Ceci pourrait être une objection rationnellement informée : comment expliquer l’essor historiquement indéniable de la civilisation islamique si l’islam n’avait pas été parfait ? Tout d’abord, observons que la perfection n’est pas une condition de réussite, sans quoi bien des épopées humaines, des civilisations, n’auraient vu le jour à attendre encore la perfection que jamais elles ne connurent.

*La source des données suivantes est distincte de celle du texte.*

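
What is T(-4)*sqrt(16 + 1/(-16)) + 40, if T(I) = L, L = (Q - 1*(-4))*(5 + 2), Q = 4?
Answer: 40 + 14*sqrt(255) ≈ 263.56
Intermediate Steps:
L = 56 (L = (4 - 1*(-4))*(5 + 2) = (4 + 4)*7 = 8*7 = 56)
T(I) = 56
T(-4)*sqrt(16 + 1/(-16)) + 40 = 56*sqrt(16 + 1/(-16)) + 40 = 56*sqrt(16 - 1/16) + 40 = 56*sqrt(255/16) + 40 = 56*(sqrt(255)/4) + 40 = 14*sqrt(255) + 40 = 40 + 14*sqrt(255)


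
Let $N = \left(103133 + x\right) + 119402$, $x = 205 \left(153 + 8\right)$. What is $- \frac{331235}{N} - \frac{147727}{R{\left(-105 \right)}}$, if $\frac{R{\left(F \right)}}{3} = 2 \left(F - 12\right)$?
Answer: $\frac{1250587687}{5979636} \approx 209.14$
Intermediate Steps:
$x = 33005$ ($x = 205 \cdot 161 = 33005$)
$R{\left(F \right)} = -72 + 6 F$ ($R{\left(F \right)} = 3 \cdot 2 \left(F - 12\right) = 3 \cdot 2 \left(-12 + F\right) = 3 \left(-24 + 2 F\right) = -72 + 6 F$)
$N = 255540$ ($N = \left(103133 + 33005\right) + 119402 = 136138 + 119402 = 255540$)
$- \frac{331235}{N} - \frac{147727}{R{\left(-105 \right)}} = - \frac{331235}{255540} - \frac{147727}{-72 + 6 \left(-105\right)} = \left(-331235\right) \frac{1}{255540} - \frac{147727}{-72 - 630} = - \frac{66247}{51108} - \frac{147727}{-702} = - \frac{66247}{51108} - - \frac{147727}{702} = - \frac{66247}{51108} + \frac{147727}{702} = \frac{1250587687}{5979636}$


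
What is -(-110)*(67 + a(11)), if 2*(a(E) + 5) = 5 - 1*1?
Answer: 7040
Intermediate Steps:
a(E) = -3 (a(E) = -5 + (5 - 1*1)/2 = -5 + (5 - 1)/2 = -5 + (½)*4 = -5 + 2 = -3)
-(-110)*(67 + a(11)) = -(-110)*(67 - 3) = -(-110)*64 = -1*(-7040) = 7040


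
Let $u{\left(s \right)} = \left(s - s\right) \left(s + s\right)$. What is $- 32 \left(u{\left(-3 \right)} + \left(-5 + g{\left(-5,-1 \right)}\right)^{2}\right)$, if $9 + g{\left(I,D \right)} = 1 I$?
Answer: $-11552$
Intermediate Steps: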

Ensuite, effectivement, l’islam est à l’origine d’un grand moment de l’histoire humaine, seuls les négationnistes pourraient en douter. Mais, à être exact, c’est la Révélation qui en a été l’énergie initiale et le Prophète le vecteur. Durant la période d’expansion géographique et de formation civilisationnelle, l’islam ne fut qu’un élément d’accompagnement, un concept qui s’adapta parfaitement aux événements au point d’en devenir le référentiel. Si la Révélation est la source, l’islam est ce fleuve puissant qui traça son cours en les plaines de l’Histoire. L’islam fut le corps, mais la Révélation en était l’âme.

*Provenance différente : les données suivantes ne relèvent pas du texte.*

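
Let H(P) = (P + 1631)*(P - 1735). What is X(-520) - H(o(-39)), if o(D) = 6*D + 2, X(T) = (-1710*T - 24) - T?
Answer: 3641529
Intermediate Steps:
X(T) = -24 - 1711*T (X(T) = (-24 - 1710*T) - T = -24 - 1711*T)
o(D) = 2 + 6*D
H(P) = (-1735 + P)*(1631 + P) (H(P) = (1631 + P)*(-1735 + P) = (-1735 + P)*(1631 + P))
X(-520) - H(o(-39)) = (-24 - 1711*(-520)) - (-2829785 + (2 + 6*(-39))² - 104*(2 + 6*(-39))) = (-24 + 889720) - (-2829785 + (2 - 234)² - 104*(2 - 234)) = 889696 - (-2829785 + (-232)² - 104*(-232)) = 889696 - (-2829785 + 53824 + 24128) = 889696 - 1*(-2751833) = 889696 + 2751833 = 3641529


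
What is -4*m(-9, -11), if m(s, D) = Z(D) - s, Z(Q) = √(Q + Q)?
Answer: -36 - 4*I*√22 ≈ -36.0 - 18.762*I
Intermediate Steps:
Z(Q) = √2*√Q (Z(Q) = √(2*Q) = √2*√Q)
m(s, D) = -s + √2*√D (m(s, D) = √2*√D - s = -s + √2*√D)
-4*m(-9, -11) = -4*(-1*(-9) + √2*√(-11)) = -4*(9 + √2*(I*√11)) = -4*(9 + I*√22) = -36 - 4*I*√22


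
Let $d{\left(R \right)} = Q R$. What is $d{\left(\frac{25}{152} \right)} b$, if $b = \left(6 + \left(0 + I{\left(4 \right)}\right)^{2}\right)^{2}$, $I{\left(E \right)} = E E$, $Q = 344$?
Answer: $\frac{73792300}{19} \approx 3.8838 \cdot 10^{6}$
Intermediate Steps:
$I{\left(E \right)} = E^{2}$
$d{\left(R \right)} = 344 R$
$b = 68644$ ($b = \left(6 + \left(0 + 4^{2}\right)^{2}\right)^{2} = \left(6 + \left(0 + 16\right)^{2}\right)^{2} = \left(6 + 16^{2}\right)^{2} = \left(6 + 256\right)^{2} = 262^{2} = 68644$)
$d{\left(\frac{25}{152} \right)} b = 344 \cdot \frac{25}{152} \cdot 68644 = \frac{1075}{19} \cdot 68644 = \frac{73792300}{19}$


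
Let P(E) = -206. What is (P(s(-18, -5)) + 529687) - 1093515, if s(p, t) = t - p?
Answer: -564034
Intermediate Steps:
(P(s(-18, -5)) + 529687) - 1093515 = (-206 + 529687) - 1093515 = 529481 - 1093515 = -564034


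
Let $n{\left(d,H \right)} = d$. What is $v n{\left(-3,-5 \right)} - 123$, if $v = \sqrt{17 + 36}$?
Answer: $-123 - 3 \sqrt{53} \approx -144.84$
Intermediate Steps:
$v = \sqrt{53} \approx 7.2801$
$v n{\left(-3,-5 \right)} - 123 = \sqrt{53} \left(-3\right) - 123 = - 3 \sqrt{53} - 123 = -123 - 3 \sqrt{53}$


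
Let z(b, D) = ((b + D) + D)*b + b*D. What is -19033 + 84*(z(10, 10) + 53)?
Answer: 19019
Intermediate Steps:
z(b, D) = D*b + b*(b + 2*D) (z(b, D) = ((D + b) + D)*b + D*b = (b + 2*D)*b + D*b = b*(b + 2*D) + D*b = D*b + b*(b + 2*D))
-19033 + 84*(z(10, 10) + 53) = -19033 + 84*(10*(10 + 3*10) + 53) = -19033 + 84*(10*(10 + 30) + 53) = -19033 + 84*(10*40 + 53) = -19033 + 84*(400 + 53) = -19033 + 84*453 = -19033 + 38052 = 19019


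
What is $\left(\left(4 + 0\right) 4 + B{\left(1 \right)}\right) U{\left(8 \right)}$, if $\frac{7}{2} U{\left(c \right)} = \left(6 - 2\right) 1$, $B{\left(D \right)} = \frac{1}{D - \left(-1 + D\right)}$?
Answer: $\frac{136}{7} \approx 19.429$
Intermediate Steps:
$B{\left(D \right)} = 1$ ($B{\left(D \right)} = 1^{-1} = 1$)
$U{\left(c \right)} = \frac{8}{7}$ ($U{\left(c \right)} = \frac{2 \left(6 - 2\right) 1}{7} = \frac{2 \cdot 4 \cdot 1}{7} = \frac{2}{7} \cdot 4 = \frac{8}{7}$)
$\left(\left(4 + 0\right) 4 + B{\left(1 \right)}\right) U{\left(8 \right)} = \left(\left(4 + 0\right) 4 + 1\right) \frac{8}{7} = \left(4 \cdot 4 + 1\right) \frac{8}{7} = \left(16 + 1\right) \frac{8}{7} = 17 \cdot \frac{8}{7} = \frac{136}{7}$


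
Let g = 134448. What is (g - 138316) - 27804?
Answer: -31672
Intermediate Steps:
(g - 138316) - 27804 = (134448 - 138316) - 27804 = -3868 - 27804 = -31672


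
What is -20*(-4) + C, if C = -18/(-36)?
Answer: 161/2 ≈ 80.500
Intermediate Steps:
C = ½ (C = -18*(-1/36) = ½ ≈ 0.50000)
-20*(-4) + C = -20*(-4) + ½ = 80 + ½ = 161/2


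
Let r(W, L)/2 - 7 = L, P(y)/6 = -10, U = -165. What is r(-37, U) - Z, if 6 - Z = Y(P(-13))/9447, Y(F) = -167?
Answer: -3042101/9447 ≈ -322.02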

Ce corps vigoureux grandit, combattit, détruisit, construisit ; il fit montre d’une exceptionnelle capacité d’adaptation, d’absorption, d’assimilation. Cet islam était vivant, non figé, non parfait, mais perfectible. Il avait pour lui la cohérence d’avoir été forgé à l’épreuve du présent, des réalités, et il connut en conséquence une croissance de quatre siècles ce qui est en soi exceptionnel. Cet être civilisationnel devait donc s’accorder sans cesse à ces changements de lieux et de tailles, la Révélation en était la constante, l’islam la variante, ainsi firent-ils ensemble un chemin de quatre cents années. Mais, dès lors qu’une orthodoxie s’auto-légitima en édictant l’islam parfait, imperfectible, inadaptable, irréformable, non critiquable, qu’il devint le modèle de référence pour les siècles et les siècles, alors l’élan magnifique fut brisé. Le géant s’alourdit, ralentit sa course, s’effondrant doucement sous sa propre masse. La perfection autoproclamée de l’islam sonna le glas de la civilisation islamique. Le reste du monde, barbare donc, poursuivit sa marche, le temps de même, le monde musulman figé en les lustres de son Âge d’or, brillant encore dans le sur-place, se trouva progressivement distancé, s’assoupissant dans les poussières de son glorieux passé. Les musulmans mouraient lentement de leur perfection.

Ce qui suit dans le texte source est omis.